SUNY campuses should cooperate

SUNY Chancellor Nancy Zimpher. (April 23, 2010) Credit: Ed Betz
The chance that there will ever be fewer than 64 State University of New York campuses is slim. But fear of eroding campus identity is deeply rooted. That puts a big hurdle in the way of a new SUNY effort to get campuses to save money by sharing back-office costs. Still, shared services is a worthy approach, and SUNY should keep working at it.
The germ of the idea is the decline in state funding for SUNY. Chancellor Nancy Zimpher wants campuses to spend less on administration and more on teaching and student services. That's a good plan for not letting a funding crisis go to waste.
But the politics are tricky. State legislators, campus presidents and officials in towns around SUNY schools would fiercely resist any proposal to cut spending by closing a campus. Though it has been mentioned in the past, nobody's proposing closures right now. Still, any move to make campuses break out of their silos and cooperate with others inevitably stirs this primal fear.

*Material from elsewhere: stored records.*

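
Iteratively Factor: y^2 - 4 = (y - 2)*(y + 2)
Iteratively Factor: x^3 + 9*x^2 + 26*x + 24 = (x + 3)*(x^2 + 6*x + 8) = (x + 2)*(x + 3)*(x + 4)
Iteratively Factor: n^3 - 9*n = (n - 3)*(n^2 + 3*n) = n*(n - 3)*(n + 3)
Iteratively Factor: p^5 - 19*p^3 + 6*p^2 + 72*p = (p - 3)*(p^4 + 3*p^3 - 10*p^2 - 24*p) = p*(p - 3)*(p^3 + 3*p^2 - 10*p - 24) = p*(p - 3)*(p + 4)*(p^2 - p - 6) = p*(p - 3)*(p + 2)*(p + 4)*(p - 3)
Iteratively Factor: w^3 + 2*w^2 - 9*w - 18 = (w + 3)*(w^2 - w - 6) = (w - 3)*(w + 3)*(w + 2)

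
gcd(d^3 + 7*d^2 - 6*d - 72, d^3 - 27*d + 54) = d^2 + 3*d - 18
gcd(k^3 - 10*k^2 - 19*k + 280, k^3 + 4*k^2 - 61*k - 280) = k^2 - 3*k - 40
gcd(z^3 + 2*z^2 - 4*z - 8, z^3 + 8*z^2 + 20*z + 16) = z^2 + 4*z + 4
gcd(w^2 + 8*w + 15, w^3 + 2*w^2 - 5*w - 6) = w + 3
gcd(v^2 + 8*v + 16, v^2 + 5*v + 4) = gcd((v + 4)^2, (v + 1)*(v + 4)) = v + 4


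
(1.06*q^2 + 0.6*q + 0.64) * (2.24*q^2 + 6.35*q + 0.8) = 2.3744*q^4 + 8.075*q^3 + 6.0916*q^2 + 4.544*q + 0.512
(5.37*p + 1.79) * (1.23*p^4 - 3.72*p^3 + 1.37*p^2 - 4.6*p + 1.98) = 6.6051*p^5 - 17.7747*p^4 + 0.6981*p^3 - 22.2497*p^2 + 2.3986*p + 3.5442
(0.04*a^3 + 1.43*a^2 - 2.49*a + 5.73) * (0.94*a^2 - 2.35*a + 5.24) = 0.0376*a^5 + 1.2502*a^4 - 5.4915*a^3 + 18.7309*a^2 - 26.5131*a + 30.0252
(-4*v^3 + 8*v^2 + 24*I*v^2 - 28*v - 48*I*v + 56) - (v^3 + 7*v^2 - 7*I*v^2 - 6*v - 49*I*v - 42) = -5*v^3 + v^2 + 31*I*v^2 - 22*v + I*v + 98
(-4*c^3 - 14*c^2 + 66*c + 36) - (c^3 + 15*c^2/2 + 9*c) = -5*c^3 - 43*c^2/2 + 57*c + 36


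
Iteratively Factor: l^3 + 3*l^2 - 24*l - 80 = (l + 4)*(l^2 - l - 20) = (l + 4)^2*(l - 5)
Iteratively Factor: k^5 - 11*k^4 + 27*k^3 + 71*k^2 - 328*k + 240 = (k - 5)*(k^4 - 6*k^3 - 3*k^2 + 56*k - 48) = (k - 5)*(k - 4)*(k^3 - 2*k^2 - 11*k + 12) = (k - 5)*(k - 4)*(k + 3)*(k^2 - 5*k + 4) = (k - 5)*(k - 4)^2*(k + 3)*(k - 1)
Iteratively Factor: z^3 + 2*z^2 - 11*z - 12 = (z + 4)*(z^2 - 2*z - 3) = (z - 3)*(z + 4)*(z + 1)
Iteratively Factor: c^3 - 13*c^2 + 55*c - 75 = (c - 5)*(c^2 - 8*c + 15) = (c - 5)*(c - 3)*(c - 5)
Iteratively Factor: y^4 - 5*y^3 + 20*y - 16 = (y - 2)*(y^3 - 3*y^2 - 6*y + 8) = (y - 2)*(y - 1)*(y^2 - 2*y - 8) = (y - 4)*(y - 2)*(y - 1)*(y + 2)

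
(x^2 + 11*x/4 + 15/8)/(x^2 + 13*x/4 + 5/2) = (x + 3/2)/(x + 2)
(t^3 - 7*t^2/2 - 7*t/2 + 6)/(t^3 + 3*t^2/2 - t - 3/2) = (t - 4)/(t + 1)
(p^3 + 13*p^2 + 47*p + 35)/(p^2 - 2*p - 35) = (p^2 + 8*p + 7)/(p - 7)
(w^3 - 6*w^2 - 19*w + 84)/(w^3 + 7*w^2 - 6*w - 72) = (w - 7)/(w + 6)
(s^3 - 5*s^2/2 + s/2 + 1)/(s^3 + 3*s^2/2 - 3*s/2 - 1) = (s - 2)/(s + 2)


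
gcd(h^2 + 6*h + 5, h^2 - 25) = h + 5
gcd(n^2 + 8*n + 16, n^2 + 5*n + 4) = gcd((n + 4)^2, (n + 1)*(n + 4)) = n + 4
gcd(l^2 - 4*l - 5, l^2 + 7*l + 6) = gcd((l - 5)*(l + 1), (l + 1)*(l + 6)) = l + 1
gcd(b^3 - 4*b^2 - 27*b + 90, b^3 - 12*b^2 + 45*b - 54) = b^2 - 9*b + 18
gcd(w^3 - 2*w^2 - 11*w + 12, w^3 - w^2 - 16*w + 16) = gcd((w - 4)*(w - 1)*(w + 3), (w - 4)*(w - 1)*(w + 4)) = w^2 - 5*w + 4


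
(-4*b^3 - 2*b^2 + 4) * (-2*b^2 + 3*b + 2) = 8*b^5 - 8*b^4 - 14*b^3 - 12*b^2 + 12*b + 8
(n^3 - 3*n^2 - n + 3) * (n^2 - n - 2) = n^5 - 4*n^4 + 10*n^2 - n - 6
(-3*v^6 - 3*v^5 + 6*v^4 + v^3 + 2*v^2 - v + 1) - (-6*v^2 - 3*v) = -3*v^6 - 3*v^5 + 6*v^4 + v^3 + 8*v^2 + 2*v + 1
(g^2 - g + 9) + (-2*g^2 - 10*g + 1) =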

So Zimpher avoids using the word consolidation, so as not to evoke another dreaded word, closing. Instead, she's creating "Campus Alliance Networks," regional clusters of schools that are supposed to work together to find the services they can best share.
Unsurprisingly, some campuses wonder why they've been put in a group with X-campus, instead of Y-campus. So Zimpher will have to be flexible on the shape of these alliances. But on the broad idea of saving through shared services, she should stick to it and get it done.